What I am referring to is the scale of investments India and Pakistan need to address their infrastructure, healthcare, education, and basic needs of the people. To me, it's a bailout of the vast population of South Asia's poor, hungry and illiterate people who are suffering because of lack of investment.
There is no real economic definition of bailout. The term originated in the flying parlance referring to a pilot bailing out of a crashing air plane to save his or her life.
IMF usually gets involved as a lender of last resort to help prevent sovereign defaults. What happened in Pakistan was a liquidity crisis that can happen anywhere when there are significant exogenous shocks such as dramatic rise in oil and food prices.

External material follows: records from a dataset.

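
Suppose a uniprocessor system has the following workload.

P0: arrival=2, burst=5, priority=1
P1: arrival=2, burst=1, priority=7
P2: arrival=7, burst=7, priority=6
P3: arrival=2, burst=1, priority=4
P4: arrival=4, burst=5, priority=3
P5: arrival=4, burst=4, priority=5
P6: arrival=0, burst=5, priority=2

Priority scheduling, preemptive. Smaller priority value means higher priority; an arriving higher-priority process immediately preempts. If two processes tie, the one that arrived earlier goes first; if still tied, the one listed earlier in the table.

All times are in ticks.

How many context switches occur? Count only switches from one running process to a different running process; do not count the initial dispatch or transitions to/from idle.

7

Timeline: | P6 0-2 | P0 2-7 | P6 7-10 | P4 10-15 | P3 15-16 | P5 16-20 | P2 20-27 | P1 27-28 |
Completion: P0=7  P1=28  P2=27  P3=16  P4=15  P5=20  P6=10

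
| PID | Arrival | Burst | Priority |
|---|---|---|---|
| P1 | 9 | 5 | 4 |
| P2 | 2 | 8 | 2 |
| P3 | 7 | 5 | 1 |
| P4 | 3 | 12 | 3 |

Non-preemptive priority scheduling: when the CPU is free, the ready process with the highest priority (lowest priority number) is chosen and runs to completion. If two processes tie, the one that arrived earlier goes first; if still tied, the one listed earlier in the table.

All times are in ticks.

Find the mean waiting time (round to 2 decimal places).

8.25

Gantt: | idle 0-2 | P2 2-10 | P3 10-15 | P4 15-27 | P1 27-32 |
Completion: P1=32  P2=10  P3=15  P4=27
Turnaround (C−A): P1=23  P2=8  P3=8  P4=24
Waiting times: P1=18, P2=0, P3=3, P4=12
Average waiting = (18+0+3+12) / 4 = 33/4 = 8.25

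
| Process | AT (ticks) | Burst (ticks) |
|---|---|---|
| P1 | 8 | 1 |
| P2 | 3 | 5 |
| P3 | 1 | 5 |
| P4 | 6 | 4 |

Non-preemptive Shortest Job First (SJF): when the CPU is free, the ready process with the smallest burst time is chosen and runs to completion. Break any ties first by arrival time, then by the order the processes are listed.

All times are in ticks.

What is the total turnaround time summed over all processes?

Timeline: | idle 0-1 | P3 1-6 | P4 6-10 | P1 10-11 | P2 11-16 |
Completion: P1=11  P2=16  P3=6  P4=10
Turnaround (C−A): P1=3  P2=13  P3=5  P4=4
Turnaround = completion − arrival: P1=3, P2=13, P3=5, P4=4
Total turnaround = 3 + 13 + 5 + 4 = 25

25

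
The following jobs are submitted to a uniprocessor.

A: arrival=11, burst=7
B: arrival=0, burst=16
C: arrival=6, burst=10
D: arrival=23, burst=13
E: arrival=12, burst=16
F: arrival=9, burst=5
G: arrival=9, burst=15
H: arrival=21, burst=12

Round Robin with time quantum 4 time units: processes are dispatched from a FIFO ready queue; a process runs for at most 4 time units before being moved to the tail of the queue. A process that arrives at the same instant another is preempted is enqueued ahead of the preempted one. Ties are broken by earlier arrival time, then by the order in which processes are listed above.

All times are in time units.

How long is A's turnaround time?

Schedule: | B 0-8 | C 8-12 | B 12-16 | F 16-20 | G 20-24 | A 24-28 | E 28-32 | C 32-36 | B 36-40 | F 40-41 | H 41-45 | D 45-49 | G 49-53 | A 53-56 | E 56-60 | C 60-62 | H 62-66 | D 66-70 | G 70-74 | E 74-78 | H 78-82 | D 82-86 | G 86-89 | E 89-93 | D 93-94 |
Completion: A=56  B=40  C=62  D=94  E=93  F=41  G=89  H=82
Turnaround (C−A): A=45  B=40  C=56  D=71  E=81  F=32  G=80  H=61
Turnaround(A) = completion − arrival = 56 − 11 = 45

45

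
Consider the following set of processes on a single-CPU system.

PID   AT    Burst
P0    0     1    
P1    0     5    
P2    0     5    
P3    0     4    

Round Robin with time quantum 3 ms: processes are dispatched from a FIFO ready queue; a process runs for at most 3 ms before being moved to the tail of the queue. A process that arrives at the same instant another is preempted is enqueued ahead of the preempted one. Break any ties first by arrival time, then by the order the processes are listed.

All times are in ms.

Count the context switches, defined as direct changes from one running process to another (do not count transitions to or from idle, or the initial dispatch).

Timeline: | P0 0-1 | P1 1-4 | P2 4-7 | P3 7-10 | P1 10-12 | P2 12-14 | P3 14-15 |
Completion: P0=1  P1=12  P2=14  P3=15
Turnaround (C−A): P0=1  P1=12  P2=14  P3=15

6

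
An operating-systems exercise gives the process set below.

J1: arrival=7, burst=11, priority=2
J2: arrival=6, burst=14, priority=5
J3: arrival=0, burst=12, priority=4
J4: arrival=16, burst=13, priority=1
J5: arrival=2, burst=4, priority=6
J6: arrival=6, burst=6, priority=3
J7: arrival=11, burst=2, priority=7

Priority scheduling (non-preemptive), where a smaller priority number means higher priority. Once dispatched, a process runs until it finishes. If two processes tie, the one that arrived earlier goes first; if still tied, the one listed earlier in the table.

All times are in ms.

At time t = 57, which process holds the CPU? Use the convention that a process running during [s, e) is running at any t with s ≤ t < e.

J5

Schedule: | J3 0-12 | J1 12-23 | J4 23-36 | J6 36-42 | J2 42-56 | J5 56-60 | J7 60-62 |
Completion: J1=23  J2=56  J3=12  J4=36  J5=60  J6=42  J7=62
Turnaround (C−A): J1=16  J2=50  J3=12  J4=20  J5=58  J6=36  J7=51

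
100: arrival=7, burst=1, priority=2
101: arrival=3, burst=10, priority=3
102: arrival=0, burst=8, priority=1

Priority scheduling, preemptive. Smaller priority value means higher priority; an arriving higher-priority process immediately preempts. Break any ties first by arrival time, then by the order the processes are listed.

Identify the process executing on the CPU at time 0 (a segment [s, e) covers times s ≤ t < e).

Gantt: | 102 0-8 | 100 8-9 | 101 9-19 |
Completion: 100=9  101=19  102=8
Turnaround (C−A): 100=2  101=16  102=8

102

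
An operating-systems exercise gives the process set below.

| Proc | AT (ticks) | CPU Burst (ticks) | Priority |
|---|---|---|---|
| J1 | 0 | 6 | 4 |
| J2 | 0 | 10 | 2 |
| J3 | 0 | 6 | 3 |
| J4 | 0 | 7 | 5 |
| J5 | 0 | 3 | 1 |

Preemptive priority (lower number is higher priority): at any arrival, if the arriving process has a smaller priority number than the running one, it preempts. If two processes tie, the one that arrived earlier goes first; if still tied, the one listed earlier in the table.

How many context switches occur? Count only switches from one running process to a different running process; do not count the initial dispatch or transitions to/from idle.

4

Schedule: | J5 0-3 | J2 3-13 | J3 13-19 | J1 19-25 | J4 25-32 |
Completion: J1=25  J2=13  J3=19  J4=32  J5=3
Turnaround (C−A): J1=25  J2=13  J3=19  J4=32  J5=3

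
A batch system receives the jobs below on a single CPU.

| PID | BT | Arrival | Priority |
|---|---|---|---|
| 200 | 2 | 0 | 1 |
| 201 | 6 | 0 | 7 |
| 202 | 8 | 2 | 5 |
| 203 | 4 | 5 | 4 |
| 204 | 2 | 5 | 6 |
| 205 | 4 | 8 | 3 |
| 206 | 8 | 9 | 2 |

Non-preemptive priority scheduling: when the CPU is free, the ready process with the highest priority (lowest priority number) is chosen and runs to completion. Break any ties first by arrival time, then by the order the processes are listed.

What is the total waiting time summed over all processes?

77

Timeline: | 200 0-2 | 202 2-10 | 206 10-18 | 205 18-22 | 203 22-26 | 204 26-28 | 201 28-34 |
Completion: 200=2  201=34  202=10  203=26  204=28  205=22  206=18
Turnaround (C−A): 200=2  201=34  202=8  203=21  204=23  205=14  206=9
Waiting = turnaround − burst: 200=0, 201=28, 202=0, 203=17, 204=21, 205=10, 206=1
Total waiting = 0 + 28 + 0 + 17 + 21 + 10 + 1 = 77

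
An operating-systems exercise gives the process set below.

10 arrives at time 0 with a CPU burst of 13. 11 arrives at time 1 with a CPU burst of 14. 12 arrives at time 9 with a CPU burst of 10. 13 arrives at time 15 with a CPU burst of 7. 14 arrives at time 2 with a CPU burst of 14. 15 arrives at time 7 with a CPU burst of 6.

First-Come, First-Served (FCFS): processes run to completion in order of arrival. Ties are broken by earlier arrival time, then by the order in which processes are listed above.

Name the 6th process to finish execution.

13

Timeline: | 10 0-13 | 11 13-27 | 14 27-41 | 15 41-47 | 12 47-57 | 13 57-64 |
Completion: 10=13  11=27  12=57  13=64  14=41  15=47
Turnaround (C−A): 10=13  11=26  12=48  13=49  14=39  15=40
Finish order: 10 → 11 → 14 → 15 → 12 → 13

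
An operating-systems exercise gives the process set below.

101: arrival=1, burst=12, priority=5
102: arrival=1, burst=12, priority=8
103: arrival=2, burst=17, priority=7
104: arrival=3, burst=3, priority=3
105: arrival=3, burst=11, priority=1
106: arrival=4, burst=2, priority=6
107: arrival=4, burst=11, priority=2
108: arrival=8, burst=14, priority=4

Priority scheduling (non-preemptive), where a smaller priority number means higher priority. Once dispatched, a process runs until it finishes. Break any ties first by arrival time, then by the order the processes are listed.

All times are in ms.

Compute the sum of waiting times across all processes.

262

Gantt: | idle 0-1 | 101 1-13 | 105 13-24 | 107 24-35 | 104 35-38 | 108 38-52 | 106 52-54 | 103 54-71 | 102 71-83 |
Completion: 101=13  102=83  103=71  104=38  105=24  106=54  107=35  108=52
Turnaround (C−A): 101=12  102=82  103=69  104=35  105=21  106=50  107=31  108=44
Waiting = turnaround − burst: 101=0, 102=70, 103=52, 104=32, 105=10, 106=48, 107=20, 108=30
Total waiting = 0 + 70 + 52 + 32 + 10 + 48 + 20 + 30 = 262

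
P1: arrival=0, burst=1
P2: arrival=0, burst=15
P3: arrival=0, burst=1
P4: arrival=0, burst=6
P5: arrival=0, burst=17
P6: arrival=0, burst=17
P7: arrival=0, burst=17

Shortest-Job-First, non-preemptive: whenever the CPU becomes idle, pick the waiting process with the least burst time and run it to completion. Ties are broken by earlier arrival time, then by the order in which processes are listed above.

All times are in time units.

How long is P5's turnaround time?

40

Schedule: | P1 0-1 | P3 1-2 | P4 2-8 | P2 8-23 | P5 23-40 | P6 40-57 | P7 57-74 |
Completion: P1=1  P2=23  P3=2  P4=8  P5=40  P6=57  P7=74
Turnaround(P5) = completion − arrival = 40 − 0 = 40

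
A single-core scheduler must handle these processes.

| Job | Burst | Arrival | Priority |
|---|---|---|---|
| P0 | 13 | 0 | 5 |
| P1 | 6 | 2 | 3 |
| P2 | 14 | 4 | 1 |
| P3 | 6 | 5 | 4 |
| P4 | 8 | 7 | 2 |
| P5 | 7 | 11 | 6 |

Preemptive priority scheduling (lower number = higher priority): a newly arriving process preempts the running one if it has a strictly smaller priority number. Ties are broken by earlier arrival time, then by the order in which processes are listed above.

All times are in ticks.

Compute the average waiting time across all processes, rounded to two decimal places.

21.33

Schedule: | P0 0-2 | P1 2-4 | P2 4-18 | P4 18-26 | P1 26-30 | P3 30-36 | P0 36-47 | P5 47-54 |
Completion: P0=47  P1=30  P2=18  P3=36  P4=26  P5=54
Waiting times: P0=34, P1=22, P2=0, P3=25, P4=11, P5=36
Average waiting = (34+22+0+25+11+36) / 6 = 128/6 = 21.33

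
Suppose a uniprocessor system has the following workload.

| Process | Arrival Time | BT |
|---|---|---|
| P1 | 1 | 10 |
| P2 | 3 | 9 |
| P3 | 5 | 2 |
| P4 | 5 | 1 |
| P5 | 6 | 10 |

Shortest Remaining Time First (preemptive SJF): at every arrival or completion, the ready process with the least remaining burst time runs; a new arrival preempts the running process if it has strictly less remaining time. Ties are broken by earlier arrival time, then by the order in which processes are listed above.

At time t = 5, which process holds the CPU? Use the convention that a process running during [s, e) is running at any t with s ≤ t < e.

Schedule: | idle 0-1 | P1 1-5 | P4 5-6 | P3 6-8 | P1 8-14 | P2 14-23 | P5 23-33 |
Completion: P1=14  P2=23  P3=8  P4=6  P5=33

P4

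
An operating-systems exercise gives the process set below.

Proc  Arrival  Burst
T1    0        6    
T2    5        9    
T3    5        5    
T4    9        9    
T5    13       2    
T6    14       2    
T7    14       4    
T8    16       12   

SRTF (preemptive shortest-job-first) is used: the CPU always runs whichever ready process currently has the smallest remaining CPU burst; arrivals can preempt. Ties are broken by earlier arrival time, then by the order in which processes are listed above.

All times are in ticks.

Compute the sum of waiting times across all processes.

59

Gantt: | T1 0-6 | T3 6-11 | T2 11-13 | T5 13-15 | T6 15-17 | T7 17-21 | T2 21-28 | T4 28-37 | T8 37-49 |
Completion: T1=6  T2=28  T3=11  T4=37  T5=15  T6=17  T7=21  T8=49
Waiting = turnaround − burst: T1=0, T2=14, T3=1, T4=19, T5=0, T6=1, T7=3, T8=21
Total waiting = 0 + 14 + 1 + 19 + 0 + 1 + 3 + 21 = 59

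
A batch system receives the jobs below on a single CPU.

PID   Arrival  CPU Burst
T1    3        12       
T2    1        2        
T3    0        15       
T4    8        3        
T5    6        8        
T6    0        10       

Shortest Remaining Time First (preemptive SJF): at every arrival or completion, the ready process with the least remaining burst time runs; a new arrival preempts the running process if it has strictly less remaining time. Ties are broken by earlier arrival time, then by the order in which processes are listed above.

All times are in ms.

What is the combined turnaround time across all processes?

Timeline: | T6 0-1 | T2 1-3 | T6 3-8 | T4 8-11 | T6 11-15 | T5 15-23 | T1 23-35 | T3 35-50 |
Completion: T1=35  T2=3  T3=50  T4=11  T5=23  T6=15
Turnaround = completion − arrival: T1=32, T2=2, T3=50, T4=3, T5=17, T6=15
Total turnaround = 32 + 2 + 50 + 3 + 17 + 15 = 119

119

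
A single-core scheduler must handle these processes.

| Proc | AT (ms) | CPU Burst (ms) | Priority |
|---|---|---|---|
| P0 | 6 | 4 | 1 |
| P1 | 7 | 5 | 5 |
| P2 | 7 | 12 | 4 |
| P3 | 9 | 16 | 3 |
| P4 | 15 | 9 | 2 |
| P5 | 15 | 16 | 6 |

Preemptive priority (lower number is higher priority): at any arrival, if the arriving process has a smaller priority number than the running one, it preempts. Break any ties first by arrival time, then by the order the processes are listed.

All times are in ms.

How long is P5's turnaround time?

Gantt: | idle 0-6 | P0 6-10 | P3 10-15 | P4 15-24 | P3 24-35 | P2 35-47 | P1 47-52 | P5 52-68 |
Completion: P0=10  P1=52  P2=47  P3=35  P4=24  P5=68
Turnaround(P5) = completion − arrival = 68 − 15 = 53

53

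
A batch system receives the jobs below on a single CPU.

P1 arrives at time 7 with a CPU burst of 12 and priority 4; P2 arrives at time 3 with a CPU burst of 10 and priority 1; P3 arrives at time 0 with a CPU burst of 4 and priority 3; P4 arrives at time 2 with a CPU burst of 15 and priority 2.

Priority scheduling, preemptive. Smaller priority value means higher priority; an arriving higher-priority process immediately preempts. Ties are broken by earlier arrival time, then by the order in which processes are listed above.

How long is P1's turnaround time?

Timeline: | P3 0-2 | P4 2-3 | P2 3-13 | P4 13-27 | P3 27-29 | P1 29-41 |
Completion: P1=41  P2=13  P3=29  P4=27
Turnaround (C−A): P1=34  P2=10  P3=29  P4=25
Turnaround(P1) = completion − arrival = 41 − 7 = 34

34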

Pakistan's problem was compounded by the change in government coinciding with the oil price shock to which the new government did not react fast enough. It failed to follow through on a planned privatization of several public enterprises to raise billions of dollars in a timely manner before the global financial meltdown hit in 2008.
Read here to understand it:
Haq's Musings: Pakistan's Economic Performance 2008-2010
Some of the strongest and smartest financial institutions such as Goldman Sachs, the creator of BRIC and N11 concept, also needed to be bailed out in the US because of that crisis.
Strong Asian Tiger economies faced the same issues in 1997, a crisis which was precipitated by currency traders. IMF had to come to their rescue.
The G7 nation of UK needed it in 1976, and may need it yet again. Greece is in trouble right now seeking a much bigger bailout in terms of percent of its GDP than Pakistan needed.
In reality, no country is immune from these types of crises, with the possible exception of US which controls the world's biggest reserve and trade currency. So there is no need to be smug about it. That's the reason why IMF was set up and it continues to exist.
Confidence is a fragile thing, and economies run on confidence. It can change for the slightest of reasons.